In other words, Google Translate will now differentiate between Portuguese variants (Portugal vs. Brazil).
“From Cantonese to Kekchi, these new languages are represented by more than 614 million speakers, allowing translation for about 8% of the world’s population,” Google says.
He adds that about a quarter of the new languages “are originally from Africa and represent our largest expansion of African languages to date, including Fon, Kikongo, Luo, Ga, Swati, Venda and Wolof.”
Among the languages now supported in Google Translate is Afar, a tonal language spoken in Djibouti, Eritrea, and Ethiopia. “Of all the languages in this launch, Afar has received the most volunteer contributions from the community,” he highlights.

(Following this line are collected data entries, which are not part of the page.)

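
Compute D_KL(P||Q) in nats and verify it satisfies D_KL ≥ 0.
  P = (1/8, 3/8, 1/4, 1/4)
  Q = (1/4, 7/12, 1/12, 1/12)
0.2970 nats

KL divergence satisfies the Gibbs inequality: D_KL(P||Q) ≥ 0 for all distributions P, Q.

D_KL(P||Q) = Σ p(x) log(p(x)/q(x))
Term by term:
  x=0: 1/8 × log_e[(1/8)/(1/4)] = -0.0866
  x=1: 3/8 × log_e[(3/8)/(7/12)] = -0.1657
  x=2: 1/4 × log_e[(1/4)/(1/12)] = 0.2747
  x=3: 1/4 × log_e[(1/4)/(1/12)] = 0.2747
D_KL(P||Q) = 0.2970 nats

D_KL(P||Q) = 0.2970 ≥ 0 ✓

This non-negativity is a fundamental property: relative entropy cannot be negative because it measures how different Q is from P.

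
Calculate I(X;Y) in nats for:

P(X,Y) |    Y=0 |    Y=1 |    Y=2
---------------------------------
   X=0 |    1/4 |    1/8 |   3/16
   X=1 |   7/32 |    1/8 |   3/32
0.0091 nats

Mutual information: I(X;Y) = H(X) + H(Y) - H(X,Y)

Marginals:
P(X) = (9/16, 7/16), H(X) = 0.6853 nats
P(Y) = (15/32, 1/4, 9/32), H(Y) = 1.0585 nats

Joint entropy: H(X,Y) = 1.7347 nats

I(X;Y) = 0.6853 + 1.0585 - 1.7347 = 0.0091 nats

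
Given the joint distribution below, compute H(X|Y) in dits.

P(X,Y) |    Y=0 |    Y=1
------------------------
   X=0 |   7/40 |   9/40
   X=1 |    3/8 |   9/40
0.2849 dits

Using the chain rule: H(X|Y) = H(X,Y) - H(Y)

First, compute H(X,Y) = 0.5837 dits

Marginal P(Y) = (11/20, 9/20)
H(Y) = 0.2989 dits

H(X|Y) = H(X,Y) - H(Y) = 0.5837 - 0.2989 = 0.2849 dits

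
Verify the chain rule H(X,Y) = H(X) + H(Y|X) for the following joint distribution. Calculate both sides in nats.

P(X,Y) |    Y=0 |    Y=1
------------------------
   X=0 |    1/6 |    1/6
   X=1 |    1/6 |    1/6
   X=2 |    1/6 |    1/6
H(X,Y) = 1.7918, H(X) = 1.0986, H(Y|X) = 0.6931 (all in nats)

Chain rule: H(X,Y) = H(X) + H(Y|X)

Left side — joint entropy directly:
H(X,Y) = -Σ p(x,y) log p(x,y) = 1.7918 nats

Right side — compute H(Y|X) from the conditional distributions:
P(X) = (1/3, 1/3, 1/3), so H(X) = 1.0986 nats
H(Y|X) = Σ_x P(X=x) · H(Y|X=x):
  P(Y|X=0) = (1/2, 1/2), H(Y|X=0) = 0.6931, weight P(X=0) = 1/3
  P(Y|X=1) = (1/2, 1/2), H(Y|X=1) = 0.6931, weight P(X=1) = 1/3
  P(Y|X=2) = (1/2, 1/2), H(Y|X=2) = 0.6931, weight P(X=2) = 1/3
H(Y|X) = 0.6931 nats

H(X) + H(Y|X) = 1.0986 + 0.6931 = 1.7918 nats

Both sides equal 1.7918 nats. ✓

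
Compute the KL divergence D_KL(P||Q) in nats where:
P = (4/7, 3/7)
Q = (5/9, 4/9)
0.0005 nats

KL divergence: D_KL(P||Q) = Σ p(x) log(p(x)/q(x))

Computing term by term:
  x=0: 4/7 × log_e[(4/7)/(5/9)] = 4/7 × 0.0282 = 0.0161
  x=1: 3/7 × log_e[(3/7)/(4/9)] = 3/7 × -0.0364 = -0.0156

D_KL(P||Q) = 0.0005 nats

Note: KL divergence is always non-negative and equals 0 iff P = Q.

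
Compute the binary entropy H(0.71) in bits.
0.8687 bits

The binary entropy function is:
H(p) = -p log(p) - (1-p) log(1-p)

H(0.71) = -0.71 × log_2(0.71) - 0.29 × log_2(0.29)
H(0.71) = 0.8687 bits

Note: Binary entropy is maximized at p=0.5 (H=1 bit) and minimized at p=0 or p=1 (H=0).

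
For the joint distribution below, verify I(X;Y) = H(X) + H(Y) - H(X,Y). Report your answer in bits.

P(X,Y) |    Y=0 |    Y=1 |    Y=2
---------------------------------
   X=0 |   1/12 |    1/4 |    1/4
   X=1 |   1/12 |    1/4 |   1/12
I(X;Y) = 0.0428 bits

Mutual information has multiple equivalent forms:
- I(X;Y) = H(X) - H(X|Y)
- I(X;Y) = H(Y) - H(Y|X)
- I(X;Y) = H(X) + H(Y) - H(X,Y)

Computing all quantities:
H(X) = 0.9799, H(Y) = 1.4591, H(X,Y) = 2.3962
H(X|Y) = 0.9371, H(Y|X) = 1.4164

Verification:
H(X) - H(X|Y) = 0.9799 - 0.9371 = 0.0428
H(Y) - H(Y|X) = 1.4591 - 1.4164 = 0.0428
H(X) + H(Y) - H(X,Y) = 0.9799 + 1.4591 - 2.3962 = 0.0428

All forms give I(X;Y) = 0.0428 bits. ✓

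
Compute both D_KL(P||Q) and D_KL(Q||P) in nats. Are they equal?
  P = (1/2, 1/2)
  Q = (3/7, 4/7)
D_KL(P||Q) = 0.0103, D_KL(Q||P) = 0.0102

KL divergence is not symmetric: D_KL(P||Q) ≠ D_KL(Q||P) in general.

D_KL(P||Q) = 0.0103 nats
D_KL(Q||P) = 0.0102 nats

No, they are not equal!

This asymmetry is why KL divergence is not a true distance metric.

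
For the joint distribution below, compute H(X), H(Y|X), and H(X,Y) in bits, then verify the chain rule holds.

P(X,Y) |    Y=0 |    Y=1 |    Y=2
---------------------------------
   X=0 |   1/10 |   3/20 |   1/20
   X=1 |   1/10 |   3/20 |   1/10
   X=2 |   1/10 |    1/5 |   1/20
H(X,Y) = 3.0464, H(X) = 1.5813, H(Y|X) = 1.4651 (all in bits)

Chain rule: H(X,Y) = H(X) + H(Y|X)

Left side — joint entropy directly:
H(X,Y) = -Σ p(x,y) log p(x,y) = 3.0464 bits

Right side — compute H(Y|X) from the conditional distributions:
P(X) = (3/10, 7/20, 7/20), so H(X) = 1.5813 bits
H(Y|X) = Σ_x P(X=x) · H(Y|X=x):
  P(Y|X=0) = (1/3, 1/2, 1/6), H(Y|X=0) = 1.4591, weight P(X=0) = 3/10
  P(Y|X=1) = (2/7, 3/7, 2/7), H(Y|X=1) = 1.5567, weight P(X=1) = 7/20
  P(Y|X=2) = (2/7, 4/7, 1/7), H(Y|X=2) = 1.3788, weight P(X=2) = 7/20
H(Y|X) = 1.4651 bits

H(X) + H(Y|X) = 1.5813 + 1.4651 = 3.0464 bits

Both sides equal 3.0464 bits. ✓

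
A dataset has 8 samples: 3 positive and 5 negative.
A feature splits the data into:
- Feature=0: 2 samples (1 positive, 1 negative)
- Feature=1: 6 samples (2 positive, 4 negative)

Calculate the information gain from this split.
0.0157 bits

Information Gain = H(Y) - H(Y|Feature)

Before split:
P(positive) = 3/8 = 0.3750
H(Y) = 0.9544 bits

After split:
Feature=0: H = 1.0000 bits (weight = 2/8)
Feature=1: H = 0.9183 bits (weight = 6/8)
H(Y|Feature) = (2/8)×1.0000 + (6/8)×0.9183 = 0.9387 bits

Information Gain = 0.9544 - 0.9387 = 0.0157 bits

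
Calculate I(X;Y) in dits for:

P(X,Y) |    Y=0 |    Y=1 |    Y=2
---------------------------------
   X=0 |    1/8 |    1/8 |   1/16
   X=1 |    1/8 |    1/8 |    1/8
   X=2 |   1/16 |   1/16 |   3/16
0.0244 dits

Mutual information: I(X;Y) = H(X) + H(Y) - H(X,Y)

Marginals:
P(X) = (5/16, 3/8, 5/16), H(X) = 0.4755 dits
P(Y) = (5/16, 5/16, 3/8), H(Y) = 0.4755 dits

Joint entropy: H(X,Y) = 0.9265 dits

I(X;Y) = 0.4755 + 0.4755 - 0.9265 = 0.0244 dits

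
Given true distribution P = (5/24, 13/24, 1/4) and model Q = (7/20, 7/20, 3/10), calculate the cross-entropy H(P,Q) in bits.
1.5702 bits

Cross-entropy: H(P,Q) = -Σ p(x) log q(x)

Alternatively: H(P,Q) = H(P) + D_KL(P||Q)
H(P) = 1.4506 bits
D_KL(P||Q) = 0.1196 bits

H(P,Q) = 1.4506 + 0.1196 = 1.5702 bits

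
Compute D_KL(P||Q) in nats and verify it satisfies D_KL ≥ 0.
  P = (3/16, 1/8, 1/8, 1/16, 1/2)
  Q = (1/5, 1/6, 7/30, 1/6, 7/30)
0.1937 nats

KL divergence satisfies the Gibbs inequality: D_KL(P||Q) ≥ 0 for all distributions P, Q.

D_KL(P||Q) = Σ p(x) log(p(x)/q(x))
Term by term:
  x=0: 3/16 × log_e[(3/16)/(1/5)] = -0.0121
  x=1: 1/8 × log_e[(1/8)/(1/6)] = -0.0360
  x=2: 1/8 × log_e[(1/8)/(7/30)] = -0.0780
  x=3: 1/16 × log_e[(1/16)/(1/6)] = -0.0613
  x=4: 1/2 × log_e[(1/2)/(7/30)] = 0.3811
D_KL(P||Q) = 0.1937 nats

D_KL(P||Q) = 0.1937 ≥ 0 ✓

This non-negativity is a fundamental property: relative entropy cannot be negative because it measures how different Q is from P.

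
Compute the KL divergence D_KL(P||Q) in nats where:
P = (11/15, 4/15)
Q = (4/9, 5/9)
0.1715 nats

KL divergence: D_KL(P||Q) = Σ p(x) log(p(x)/q(x))

Computing term by term:
  x=0: 11/15 × log_e[(11/15)/(4/9)] = 11/15 × 0.5008 = 0.3672
  x=1: 4/15 × log_e[(4/15)/(5/9)] = 4/15 × -0.7340 = -0.1957

D_KL(P||Q) = 0.1715 nats

Note: KL divergence is always non-negative and equals 0 iff P = Q.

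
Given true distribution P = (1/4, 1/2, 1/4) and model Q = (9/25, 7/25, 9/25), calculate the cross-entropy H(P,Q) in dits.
0.4983 dits

Cross-entropy: H(P,Q) = -Σ p(x) log q(x)

Alternatively: H(P,Q) = H(P) + D_KL(P||Q)
H(P) = 0.4515 dits
D_KL(P||Q) = 0.0467 dits

H(P,Q) = 0.4515 + 0.0467 = 0.4983 dits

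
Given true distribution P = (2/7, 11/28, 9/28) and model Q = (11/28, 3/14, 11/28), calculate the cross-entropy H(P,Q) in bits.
1.6915 bits

Cross-entropy: H(P,Q) = -Σ p(x) log q(x)

Alternatively: H(P,Q) = H(P) + D_KL(P||Q)
H(P) = 1.5722 bits
D_KL(P||Q) = 0.1192 bits

H(P,Q) = 1.5722 + 0.1192 = 1.6915 bits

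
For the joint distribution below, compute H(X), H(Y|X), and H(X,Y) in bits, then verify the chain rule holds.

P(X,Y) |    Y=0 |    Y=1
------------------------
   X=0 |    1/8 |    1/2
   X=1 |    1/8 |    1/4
H(X,Y) = 1.7500, H(X) = 0.9544, H(Y|X) = 0.7956 (all in bits)

Chain rule: H(X,Y) = H(X) + H(Y|X)

Left side — joint entropy directly:
H(X,Y) = -Σ p(x,y) log p(x,y) = 1.7500 bits

Right side — compute H(Y|X) from the conditional distributions:
P(X) = (5/8, 3/8), so H(X) = 0.9544 bits
H(Y|X) = Σ_x P(X=x) · H(Y|X=x):
  P(Y|X=0) = (1/5, 4/5), H(Y|X=0) = 0.7219, weight P(X=0) = 5/8
  P(Y|X=1) = (1/3, 2/3), H(Y|X=1) = 0.9183, weight P(X=1) = 3/8
H(Y|X) = 0.7956 bits

H(X) + H(Y|X) = 0.9544 + 0.7956 = 1.7500 bits

Both sides equal 1.7500 bits. ✓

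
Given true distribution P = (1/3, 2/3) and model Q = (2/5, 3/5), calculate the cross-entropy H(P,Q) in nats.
0.6460 nats

Cross-entropy: H(P,Q) = -Σ p(x) log q(x)

Alternatively: H(P,Q) = H(P) + D_KL(P||Q)
H(P) = 0.6365 nats
D_KL(P||Q) = 0.0095 nats

H(P,Q) = 0.6365 + 0.0095 = 0.6460 nats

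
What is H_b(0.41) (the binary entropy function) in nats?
0.6769 nats

The binary entropy function is:
H(p) = -p log(p) - (1-p) log(1-p)

H(0.41) = -0.41 × log_e(0.41) - 0.59 × log_e(0.59)
H(0.41) = 0.6769 nats

Note: Binary entropy is maximized at p=0.5 (H=1 bit) and minimized at p=0 or p=1 (H=0).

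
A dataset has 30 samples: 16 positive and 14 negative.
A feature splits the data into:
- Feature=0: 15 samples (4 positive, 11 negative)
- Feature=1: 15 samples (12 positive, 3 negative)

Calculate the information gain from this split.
0.2175 bits

Information Gain = H(Y) - H(Y|Feature)

Before split:
P(positive) = 16/30 = 0.5333
H(Y) = 0.9968 bits

After split:
Feature=0: H = 0.8366 bits (weight = 15/30)
Feature=1: H = 0.7219 bits (weight = 15/30)
H(Y|Feature) = (15/30)×0.8366 + (15/30)×0.7219 = 0.7793 bits

Information Gain = 0.9968 - 0.7793 = 0.2175 bits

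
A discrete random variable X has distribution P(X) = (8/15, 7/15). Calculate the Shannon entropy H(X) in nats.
0.6909 nats

Shannon entropy is H(X) = -Σ p(x) log p(x).

For P = (8/15, 7/15):
H = -8/15 × log_e(8/15) -7/15 × log_e(7/15)
H = 0.6909 nats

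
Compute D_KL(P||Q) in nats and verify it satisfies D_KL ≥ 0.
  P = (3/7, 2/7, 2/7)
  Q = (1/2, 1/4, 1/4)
0.0102 nats

KL divergence satisfies the Gibbs inequality: D_KL(P||Q) ≥ 0 for all distributions P, Q.

D_KL(P||Q) = Σ p(x) log(p(x)/q(x))
Term by term:
  x=0: 3/7 × log_e[(3/7)/(1/2)] = -0.0661
  x=1: 2/7 × log_e[(2/7)/(1/4)] = 0.0382
  x=2: 2/7 × log_e[(2/7)/(1/4)] = 0.0382
D_KL(P||Q) = 0.0102 nats

D_KL(P||Q) = 0.0102 ≥ 0 ✓

This non-negativity is a fundamental property: relative entropy cannot be negative because it measures how different Q is from P.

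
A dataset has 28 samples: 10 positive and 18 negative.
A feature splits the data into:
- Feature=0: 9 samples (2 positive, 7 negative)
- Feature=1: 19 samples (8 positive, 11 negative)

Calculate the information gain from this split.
0.0283 bits

Information Gain = H(Y) - H(Y|Feature)

Before split:
P(positive) = 10/28 = 0.3571
H(Y) = 0.9403 bits

After split:
Feature=0: H = 0.7642 bits (weight = 9/28)
Feature=1: H = 0.9819 bits (weight = 19/28)
H(Y|Feature) = (9/28)×0.7642 + (19/28)×0.9819 = 0.9120 bits

Information Gain = 0.9403 - 0.9120 = 0.0283 bits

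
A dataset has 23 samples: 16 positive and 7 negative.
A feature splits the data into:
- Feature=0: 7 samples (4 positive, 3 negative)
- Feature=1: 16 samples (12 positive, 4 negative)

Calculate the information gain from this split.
0.0223 bits

Information Gain = H(Y) - H(Y|Feature)

Before split:
P(positive) = 16/23 = 0.6957
H(Y) = 0.8865 bits

After split:
Feature=0: H = 0.9852 bits (weight = 7/23)
Feature=1: H = 0.8113 bits (weight = 16/23)
H(Y|Feature) = (7/23)×0.9852 + (16/23)×0.8113 = 0.8642 bits

Information Gain = 0.8865 - 0.8642 = 0.0223 bits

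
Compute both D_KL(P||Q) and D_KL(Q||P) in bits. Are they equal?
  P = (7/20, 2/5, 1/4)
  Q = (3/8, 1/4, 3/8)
D_KL(P||Q) = 0.0902, D_KL(Q||P) = 0.0872

KL divergence is not symmetric: D_KL(P||Q) ≠ D_KL(Q||P) in general.

D_KL(P||Q) = 0.0902 bits
D_KL(Q||P) = 0.0872 bits

No, they are not equal!

This asymmetry is why KL divergence is not a true distance metric.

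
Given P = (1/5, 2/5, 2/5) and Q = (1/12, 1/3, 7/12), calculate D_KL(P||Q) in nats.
0.0971 nats

KL divergence: D_KL(P||Q) = Σ p(x) log(p(x)/q(x))

Computing term by term:
  x=0: 1/5 × log_e[(1/5)/(1/12)] = 1/5 × 0.8755 = 0.1751
  x=1: 2/5 × log_e[(2/5)/(1/3)] = 2/5 × 0.1823 = 0.0729
  x=2: 2/5 × log_e[(2/5)/(7/12)] = 2/5 × -0.3773 = -0.1509

D_KL(P||Q) = 0.0971 nats

Note: KL divergence is always non-negative and equals 0 iff P = Q.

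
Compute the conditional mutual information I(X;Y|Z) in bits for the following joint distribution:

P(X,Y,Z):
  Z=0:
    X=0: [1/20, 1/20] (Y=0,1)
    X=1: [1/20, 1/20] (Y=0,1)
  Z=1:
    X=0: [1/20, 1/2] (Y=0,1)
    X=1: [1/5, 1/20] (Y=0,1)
0.2946 bits

Conditional mutual information: I(X;Y|Z) = H(X|Z) + H(Y|Z) - H(X,Y|Z)

H(Z) = 0.7219
H(X,Z) = 1.6388 → H(X|Z) = 0.9168
H(Y,Z) = 1.6388 → H(Y|Z) = 0.9168
H(X,Y,Z) = 2.2610 → H(X,Y|Z) = 1.5390

I(X;Y|Z) = 0.9168 + 0.9168 - 1.5390 = 0.2946 bits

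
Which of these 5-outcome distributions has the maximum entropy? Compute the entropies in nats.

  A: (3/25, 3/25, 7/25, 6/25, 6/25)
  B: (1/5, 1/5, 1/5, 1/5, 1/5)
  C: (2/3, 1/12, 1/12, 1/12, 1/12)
B

For a discrete distribution over n outcomes, entropy is maximized by the uniform distribution.

Computing entropies:
H(A) = 1.5503 nats
H(B) = 1.6094 nats
H(C) = 1.0986 nats

The uniform distribution (where all probabilities equal 1/5) achieves the maximum entropy of log_e(5) = 1.6094 nats.

Distribution B has the highest entropy.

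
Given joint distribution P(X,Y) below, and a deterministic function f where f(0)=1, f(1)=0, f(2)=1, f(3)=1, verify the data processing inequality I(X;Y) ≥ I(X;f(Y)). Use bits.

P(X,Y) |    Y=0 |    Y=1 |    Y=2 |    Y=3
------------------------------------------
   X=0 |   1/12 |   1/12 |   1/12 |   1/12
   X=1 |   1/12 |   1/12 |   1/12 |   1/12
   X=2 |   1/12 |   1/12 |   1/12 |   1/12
I(X;Y) = 0.0000, I(X;f(Y)) = 0.0000, inequality holds: 0.0000 ≥ 0.0000

Data Processing Inequality: For any Markov chain X → Y → Z, we have I(X;Y) ≥ I(X;Z).

Here Z = f(Y) is a deterministic function of Y, forming X → Y → Z.

Original I(X;Y) = 0.0000 bits

After applying f:
P(X,Z) where Z=f(Y):
- P(X,Z=0) = P(X,Y=1)
- P(X,Z=1) = P(X,Y=0) + P(X,Y=2) + P(X,Y=3)

I(X;Z) = I(X;f(Y)) = 0.0000 bits

Verification: 0.0000 ≥ 0.0000 ✓

Information cannot be created by processing; the function f can only lose information about X.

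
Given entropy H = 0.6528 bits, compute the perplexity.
1.5722

Perplexity is 2^H (or exp(H) for natural log).

H = 0.6528 bits
Perplexity = 2^0.6528 = 1.5722

Interpretation: The model's uncertainty is equivalent to choosing uniformly among 1.6 options.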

Then continues Cantonese, which has long been “one of the most requested languages on Google Translate.”
Other examples include Manx, a Celtic language of the Isle of Man, which was nearly extinct when its last native speaker died in 1974, but “thanks to an island-wide revival movement, there are now thousands of speakers,” and Nkwo, a standardized form of the Manding languages of West Africa that unites many dialects into a common language.
“Its unique alphabet was invented in 1949 and has an active research community today developing the resources and technology for it,” Google says in its post.
There is also Punjabi (Shahmukhi), a variety of Punjabi written in the Perso-Arabic script (Shahmukhi) and which is the most widely spoken language in Pakistan, Tamazight, a Berber language spoken in North Africa, and Tok Pisin, a “creole language of English origin” and the lingua franca of Papua New Guinea.
Languages ”have enormous diversity: regional variations, dialects, and different spelling patterns”, and in fact, “many languages do not have a uniform format, so it is impossible to choose the ‘correct’ variety”.
“But our approach was to prioritize the most commonly used varieties in each language,” he adds.
“PaLM 2 was a key piece in this puzzle, helping the translator learn languages that are closely related to each other more efficiently, including languages closely related to Hindi, such as Awadhi and Marwadi, and French Creoles, such as Seychellois Creole and Mauritian Creole.” He explains.
As technology evolves, “we continue to partner with expert linguists and native speakers, and over time, we will support more language variations and spelling conventions.”
“Friendly zombie fanatic. Analyst. Coffee buff. Professional music specialist. Communicator.”